AP Economics WriterJuly 10, 2014 

Wholesale Inventories

FILE - In this June 3, 2013 file photo, a worker loads empty cans onto the assembly line the Sly Fox Brewing Company in Pottstown, Pa. The Commerce Department reports, on Thursday, July 10, 2014, how much U.S. wholesale businesses adjusted stockpiles in May in response to their sales.

MATT ROURKE, FILE — AP Photo

— U.S. wholesale stockpiles rose in May at the weakest pace in five months as companies kept their supplies in line with slower sales.

Wholesale stockpiles grew 0.5 percent in May, the Commerce Department said Thursday, down from a 1 percent surge in April. Big gains in inventories of autos, lumber and metals drove the latest increase.

Sales at the wholesale level, meanwhile, rose 0.7 percent, down from 1.3 percent in April. Auto sales jumped 1.1 percent while sales of computers and electrical equipment fell.

The slower pace of sales and restocking suggests that consumer and business demand weakened a bit in May. But the figures also show that companies aren't building up large stockpiles, which can leave them with unsold goods if sales slow further.

And May's increase in inventories can contribute to economic growth because it means more orders of factory goods, which boosts manufacturing output.

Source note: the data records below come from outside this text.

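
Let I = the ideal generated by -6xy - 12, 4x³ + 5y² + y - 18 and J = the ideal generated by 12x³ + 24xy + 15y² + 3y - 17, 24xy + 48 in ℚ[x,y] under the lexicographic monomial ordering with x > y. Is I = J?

No, the ideals differ.

Equality of ideals is decidable: compute both reduced Gröbner bases (unique for the ordering) and check whether they agree.
Buchberger on the first generating set:
f_1 = -6xy - 12, LT = xy.
f_2 = 4x³ + 5y² + y - 18, LT = x³.

S(f_1,f_2): lcm = x³y. S = 2x² - 5/4y³ - ¼y² + 9/2y.
  reduce S modulo (f_1, f_2):
  remainder 2x² - 5/4y³ - ¼y² + 9/2y ≠ 0; add g_3 = 2x² - 5/4y³ - ¼y² + 9/2y to the basis.

S(f_1,g_3): lcm = x²y. S = 2x + ⅝y⁴ + ⅛y³ - 9/4y².
  reduce S modulo (f_1, f_2, g_3):
  remainder 2x + ⅝y⁴ + ⅛y³ - 9/4y² ≠ 0; add g_4 = 2x + ⅝y⁴ + ⅛y³ - 9/4y² to the basis.

S(f_1,g_4): lcm = xy. S = -5/16y⁵ - 1/16y⁴ + 9/8y³ + 2.
  reduce S modulo (f_1, f_2, g_3, g_4):
  remainder -5/16y⁵ - 1/16y⁴ + 9/8y³ + 2 ≠ 0; add g_5 = -5/16y⁵ - 1/16y⁴ + 9/8y³ + 2 to the basis.

The other S-polynomials (S(f_2,g_3), S(f_2,g_4), S(g_3,g_4), S(f_1,g_5), S(f_2,g_5), S(g_3,g_5), S(g_4,g_5)) all reduce to 0 modulo the current basis, so we have a Gröbner basis.
Inter-reduce: drop elements whose leading term is divisible by another's, tail-reduce, and make monic.
Reduced Gröbner basis: {x + 5/16y⁴ + 1/16y³ - 9/8y², y⁵ + ⅕y⁴ - 18/5y³ - 32/5}.

Buchberger on the second generating set:
h_1 = 12x³ + 24xy + 15y² + 3y - 17, LT = x³.
h_2 = 24xy + 48, LT = xy.

S(h_1,h_2): lcm = x³y. S = -2x² + 2xy² + 5/4y³ + ¼y² - 17/12y.
  reduce S modulo (h_1, h_2):
  remainder -2x² + 5/4y³ + ¼y² - 65/12y ≠ 0; add k_3 = -2x² + 5/4y³ + ¼y² - 65/12y to the basis.

S(h_2,k_3): lcm = x²y. S = 2x + ⅝y⁴ + ⅛y³ - 65/24y².
  reduce S modulo (h_1, h_2, k_3):
  remainder 2x + ⅝y⁴ + ⅛y³ - 65/24y² ≠ 0; add k_4 = 2x + ⅝y⁴ + ⅛y³ - 65/24y² to the basis.

S(h_2,k_4): lcm = xy. S = -5/16y⁵ - 1/16y⁴ + 65/48y³ + 2.
  reduce S modulo (h_1, h_2, k_3, k_4):
  remainder -5/16y⁵ - 1/16y⁴ + 65/48y³ + 2 ≠ 0; add k_5 = -5/16y⁵ - 1/16y⁴ + 65/48y³ + 2 to the basis.

The other S-polynomials (S(h_1,k_3), S(h_1,k_4), S(k_3,k_4), S(h_1,k_5), S(h_2,k_5), S(k_3,k_5), S(k_4,k_5)) all reduce to 0 modulo the current basis, so we have a Gröbner basis.
Inter-reduce: drop elements whose leading term is divisible by another's, tail-reduce, and make monic.
Reduced Gröbner basis: {x + 5/16y⁴ + 1/16y³ - 65/48y², y⁵ + ⅕y⁴ - 13/3y³ - 32/5}.

Since the reduced bases disagree, the two ideals are not the same.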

Thursday's report covers inventories held at the wholesale level. Next week, the government will detail inventories at the manufacturing and retail levels.

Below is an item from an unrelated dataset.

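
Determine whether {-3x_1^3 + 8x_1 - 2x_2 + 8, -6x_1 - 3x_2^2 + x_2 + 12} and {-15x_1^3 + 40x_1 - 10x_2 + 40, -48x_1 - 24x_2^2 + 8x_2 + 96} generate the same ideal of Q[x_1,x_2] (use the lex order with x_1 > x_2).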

Businesses sharply cut back on restocking in the first three months of the year, a big reason the economy shrank at a 2.9 percent annual rate. That was the largest contraction since the first quarter of 2009, in the depths of the recession.

But companies are now restocking their shelves and warehouses at a faster pace, which should boost growth. Total business inventories rose 0.6 percent in April, the biggest gain in 6 months.

Harsh winter weather in the first quarter shut down factories, disrupted shipping and lowered auto and home sales. Most economists expect warmer weather will help the economy grow again in the second quarter, at about a 2.5 percent to 3 percent annual rate.